Image by Emiliano Vittoriosi, from Unsplash
Which AI Is Greener? Study Reveals Differences In Emissions
A new research shows how advanced AI models, which we deploy in our daily life, are generating a substantial environmental impact.
In a rush? Here are the quick facts:
- Advanced AI models emit up to 50 times more CO₂ than simpler ones.
- Reasoning AIs like o3 and R1 use more energy for longer answers.
- Logic-based queries, like math or philosophy, spike emissions significantly.
Large language models (LLMs) designed for deep reasoning — such as OpenAI’s o3, Anthropic’s Claude, and DeepSeek’s R1 — produce 50 times more carbon dioxide emissions than basic AI models, when answering identical questions.
“The environmental impact of questioning trained LLMs is strongly determined by their reasoning approach,” said Maximilian Dauner, lead author of the study published June 19 in Frontiers in Communication. “We found that reasoning-enabled models produced up to 50 times more CO₂ emissions than concise response models,” he added.

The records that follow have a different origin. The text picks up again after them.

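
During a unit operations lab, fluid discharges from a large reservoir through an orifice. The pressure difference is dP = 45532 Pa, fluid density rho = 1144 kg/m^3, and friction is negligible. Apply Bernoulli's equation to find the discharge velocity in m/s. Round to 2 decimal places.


v = sqrt(2*dP/rho)
v = sqrt(2*45532/1144)
v = sqrt(79.601399)
v = 8.92 m/s


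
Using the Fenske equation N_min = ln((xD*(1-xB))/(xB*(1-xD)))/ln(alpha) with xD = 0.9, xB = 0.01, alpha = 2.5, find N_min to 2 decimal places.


N_min = ln((xD*(1-xB))/(xB*(1-xD))) / ln(alpha)
Numerator inside ln: 0.891 / 0.001 = 891.0
ln(891.0) = 6.792344
ln(alpha) = ln(2.5) = 0.916291
N_min = 6.792344 / 0.916291 = 7.41


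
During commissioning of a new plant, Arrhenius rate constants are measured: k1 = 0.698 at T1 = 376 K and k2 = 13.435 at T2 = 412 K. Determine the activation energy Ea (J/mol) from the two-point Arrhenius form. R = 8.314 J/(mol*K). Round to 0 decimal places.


Ea = R * ln(k2/k1) / (1/T1 - 1/T2)
ln(k2/k1) = ln(13.435/0.698) = 2.9573994
1/T1 - 1/T2 = 1/376 - 1/412 = 0.000232390002
Ea = 8.314 * 2.9573994 / 0.000232390002
Ea = 105804 J/mol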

The research reports how these emissions come from the heavy computing power required to process advanced queries, such as questions around logic-heavy areas like algebra and philosophy.
The researchers explain how these reasoning models use a method called “chain-of-thought,” where the AI breaks down a problem into logical steps, which mirrors human problem-solving approaches. More tokens during the process generate longer responses, which in turn consume additional energy.

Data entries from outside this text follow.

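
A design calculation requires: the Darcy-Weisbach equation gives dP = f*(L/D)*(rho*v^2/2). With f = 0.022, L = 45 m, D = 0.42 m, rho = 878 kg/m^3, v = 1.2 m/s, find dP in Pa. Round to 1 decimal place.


dP = f * (L/D) * (rho*v^2/2)
dP = 0.022 * (45/0.42) * (878*1.2^2/2)
L/D = 107.14285714
rho*v^2/2 = 878*1.44/2 = 632.16
dP = 0.022 * 107.14285714 * 632.16
dP = 1490.1 Pa


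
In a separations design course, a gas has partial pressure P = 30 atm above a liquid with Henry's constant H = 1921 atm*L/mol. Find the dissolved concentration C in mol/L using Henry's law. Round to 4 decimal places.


C = P / H
C = 30 / 1921
C = 0.0156 mol/L


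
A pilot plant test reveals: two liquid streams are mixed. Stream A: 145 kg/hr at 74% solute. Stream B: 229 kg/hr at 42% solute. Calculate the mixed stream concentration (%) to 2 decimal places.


Mass balance on solute: F1*x1 + F2*x2 = F3*x3
F3 = F1 + F2 = 145 + 229 = 374 kg/hr
x3 = (F1*x1 + F2*x2)/F3
x3 = (145*0.74 + 229*0.42) / 374
x3 = 54.41%


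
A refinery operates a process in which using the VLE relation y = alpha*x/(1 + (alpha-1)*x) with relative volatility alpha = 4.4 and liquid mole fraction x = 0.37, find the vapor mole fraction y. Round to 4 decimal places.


y = alpha*x / (1 + (alpha-1)*x)
y = 4.4*0.37 / (1 + (4.4-1)*0.37)
y = 1.628 / (1 + 1.258)
y = 1.628 / 2.258
y = 0.7210


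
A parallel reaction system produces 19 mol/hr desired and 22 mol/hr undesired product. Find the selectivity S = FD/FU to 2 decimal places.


S = desired product rate / undesired product rate
S = 19 / 22
S = 0.86


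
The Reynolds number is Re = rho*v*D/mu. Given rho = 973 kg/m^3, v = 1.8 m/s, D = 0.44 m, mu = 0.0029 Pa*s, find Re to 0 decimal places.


Re = rho * v * D / mu
Re = 973 * 1.8 * 0.44 / 0.0029
Re = 770.616 / 0.0029
Re = 265730


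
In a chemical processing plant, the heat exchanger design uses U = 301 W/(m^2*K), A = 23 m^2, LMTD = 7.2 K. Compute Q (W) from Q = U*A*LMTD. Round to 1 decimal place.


Q = U * A * LMTD
Q = 301 * 23 * 7.2
Q = 49845.6 W


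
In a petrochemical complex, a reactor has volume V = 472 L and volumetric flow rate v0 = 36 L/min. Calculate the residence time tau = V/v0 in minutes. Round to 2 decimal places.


tau = V / v0
tau = 472 / 36
tau = 13.11 min


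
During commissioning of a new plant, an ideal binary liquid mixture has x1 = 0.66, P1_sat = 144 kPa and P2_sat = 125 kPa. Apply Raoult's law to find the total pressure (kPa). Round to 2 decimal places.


P = x1*P1_sat + x2*P2_sat
x2 = 1 - x1 = 1 - 0.66 = 0.34
P = 0.66*144 + 0.34*125
P = 95.04 + 42.5
P = 137.54 kPa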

The researchers conducted their analysis by running 1,000 questions through 14 LLM models. They determined the energy consumption by using an NVIDIA A100 GPU and assuming each kilowatt-hour created 480 grams of CO₂.
The analysis showed that on average, reasoning models produced 543.5 tokens as output in each response, whereas simpler models generated only 37.7 tokens. The most accurate model, Deep Cogito (with 72 billion parameters), also had one of the largest carbon footprints.
“Currently, we see a clear accuracy-sustainability trade-off inherent in LLM technologies,” Dauner explained. “None of the models that kept emissions below 500 grams of CO₂ equivalent achieved higher than 80% accuracy,” he added.
For instance, answering 60,000 questions with DeepSeek’s R1 model would emit as much CO₂ as a round-trip flight between New York and London. Meanwhile, Alibaba Cloud’s Qwen 2.5 model could provide similar accuracy at one-third the emissions.
This isn’t just about emissions per prompt, the researchers say that broader concern is scale. A single question might release only a few grams of CO₂, but multiply that across billions of users, and the footprint becomes massive.
The New York Times reports that a 2024 report by the U.S. Energy Department predicted that data centers will consume up to 12% of the national electricity supply by 2028, which represents a triple increase from 2022 levels, where AI is a driving factor.
So what can users do?
“Use AI when it makes sense to use it. Don’t use AI for everything,” said computer science professor Gudrun Socher, as reported by The Washington Post. For basic questions, search engines are usually faster and use much less power. A Google search uses around 10 times less energy than a ChatGPT prompt, according to Goldman Sachs.
Dauner agrees. “If users know the exact CO₂ cost of their AI-generated outputs, such as casually turning themselves into an action figure, they might be more selective and thoughtful about when and how they use these technologies.”
Experts emphasize choosing smaller models for simple tasks and using longer, more powerful ones only when necessary. Keeping prompts and answers concise also helps reduce energy usage. In the end, the choice isn’t just about speed or accuracy, it’s also about responsibility.